As our colleagues returned, we had a chance to catch up with them about what they saw and heard. Here are three insights they shared for funders looking to strengthen their own philanthropy.
1. Stop, Collaborate, and Listen
The desire to find better ways to work together has been a theme in philanthropic circles for some time now—and it’s a good thing, too. Different types of funders bring different strengths to collaborative efforts: some bring size, some agility, some deep experience, and others youthful exuberance. By working together effectively they can often accomplish more than they could hope to achieve alone.
As one of our attendees noted, “funding partnerships can span a variety of otherwise challenging gaps–including those between the political left, right, and center–and can advance change in a wide variety of areas, including veterans’ affairs, workforce development, the opioid epidemic, and civic education.”

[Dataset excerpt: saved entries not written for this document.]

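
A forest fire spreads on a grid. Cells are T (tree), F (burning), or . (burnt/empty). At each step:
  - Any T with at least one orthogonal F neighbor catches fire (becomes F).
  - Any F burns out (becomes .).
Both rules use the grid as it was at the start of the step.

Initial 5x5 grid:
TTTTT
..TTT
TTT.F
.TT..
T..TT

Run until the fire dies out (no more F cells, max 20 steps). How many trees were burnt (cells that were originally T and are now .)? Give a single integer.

Step 1: +1 fires, +1 burnt (F count now 1)
Step 2: +2 fires, +1 burnt (F count now 2)
Step 3: +2 fires, +2 burnt (F count now 2)
Step 4: +2 fires, +2 burnt (F count now 2)
Step 5: +3 fires, +2 burnt (F count now 3)
Step 6: +3 fires, +3 burnt (F count now 3)
Step 7: +0 fires, +3 burnt (F count now 0)
Fire out after step 7
Initially T: 16, now '.': 22
Total burnt (originally-T cells now '.'): 13

Answer: 13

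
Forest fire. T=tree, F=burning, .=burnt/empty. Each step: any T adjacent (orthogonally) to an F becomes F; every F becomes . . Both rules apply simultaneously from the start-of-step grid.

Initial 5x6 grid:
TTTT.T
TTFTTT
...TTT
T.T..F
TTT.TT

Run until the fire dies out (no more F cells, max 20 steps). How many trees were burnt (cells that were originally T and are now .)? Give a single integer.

Answer: 15

Derivation:
Step 1: +5 fires, +2 burnt (F count now 5)
Step 2: +8 fires, +5 burnt (F count now 8)
Step 3: +2 fires, +8 burnt (F count now 2)
Step 4: +0 fires, +2 burnt (F count now 0)
Fire out after step 4
Initially T: 20, now '.': 25
Total burnt (originally-T cells now '.'): 15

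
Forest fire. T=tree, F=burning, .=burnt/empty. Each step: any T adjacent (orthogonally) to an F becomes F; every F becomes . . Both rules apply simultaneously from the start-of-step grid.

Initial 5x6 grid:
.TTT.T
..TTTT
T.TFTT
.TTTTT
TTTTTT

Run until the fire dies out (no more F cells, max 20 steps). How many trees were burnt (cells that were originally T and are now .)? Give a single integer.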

Of course, collaboration often isn’t easy. As another of our attendees noted, “To build partnerships with those who are new to the field or simply different in the size or scope of their engagement, collaborative funders need to learn to listen, be willing to compromise, establish operating principles together, and align on values.”
2. Then Listen Some More
The ability to listen and learn is critical to collaboration among donors and a whole lot more besides. In fact, it’s among the most important skills grant makers can build.

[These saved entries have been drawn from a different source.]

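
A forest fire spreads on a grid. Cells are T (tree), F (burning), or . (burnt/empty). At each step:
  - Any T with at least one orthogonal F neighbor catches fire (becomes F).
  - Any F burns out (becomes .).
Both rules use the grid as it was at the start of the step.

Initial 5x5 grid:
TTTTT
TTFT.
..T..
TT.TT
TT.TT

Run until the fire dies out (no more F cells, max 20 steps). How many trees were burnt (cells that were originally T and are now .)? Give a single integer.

Step 1: +4 fires, +1 burnt (F count now 4)
Step 2: +3 fires, +4 burnt (F count now 3)
Step 3: +2 fires, +3 burnt (F count now 2)
Step 4: +0 fires, +2 burnt (F count now 0)
Fire out after step 4
Initially T: 17, now '.': 17
Total burnt (originally-T cells now '.'): 9

Answer: 9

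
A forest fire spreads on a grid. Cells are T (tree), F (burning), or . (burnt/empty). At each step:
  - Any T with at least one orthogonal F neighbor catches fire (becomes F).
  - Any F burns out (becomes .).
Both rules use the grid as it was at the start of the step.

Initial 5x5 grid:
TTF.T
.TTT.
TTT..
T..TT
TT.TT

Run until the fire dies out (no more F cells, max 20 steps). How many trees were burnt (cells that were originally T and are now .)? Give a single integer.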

Summing up a theme she traced through several CEP sessions, one of our attendees noted that those who wish to accomplish sustainable change “must adopt a listening posture when engaging with the people and communities they aim to support.” This is true in urban, rural, local, and international contexts alike.
Sustainable progress requires taking the time to build real alignment and trust
3. Only Connect—through Intermediaries
Once viewed mainly as “middlemen,” funding intermediaries increasingly play a critical role in knitting together philanthropic ecosystems. They bring different players together (enabling collaboration), set the tables for discussions (encouraging listening and learning), aggregate capital (diffusing risk and reducing expense), and enable work on system-level changes.
Simply put: intermediaries are crucial to some of the most innovative work going on in philanthropy today, at both the international systems scale, through efforts like Co-Impact, and the local systems scale, through efforts like the Heartland Fund. They increasingly function as bridges, backbones, and ecosystem builders, empowering work that otherwise couldn’t or wouldn’t happen.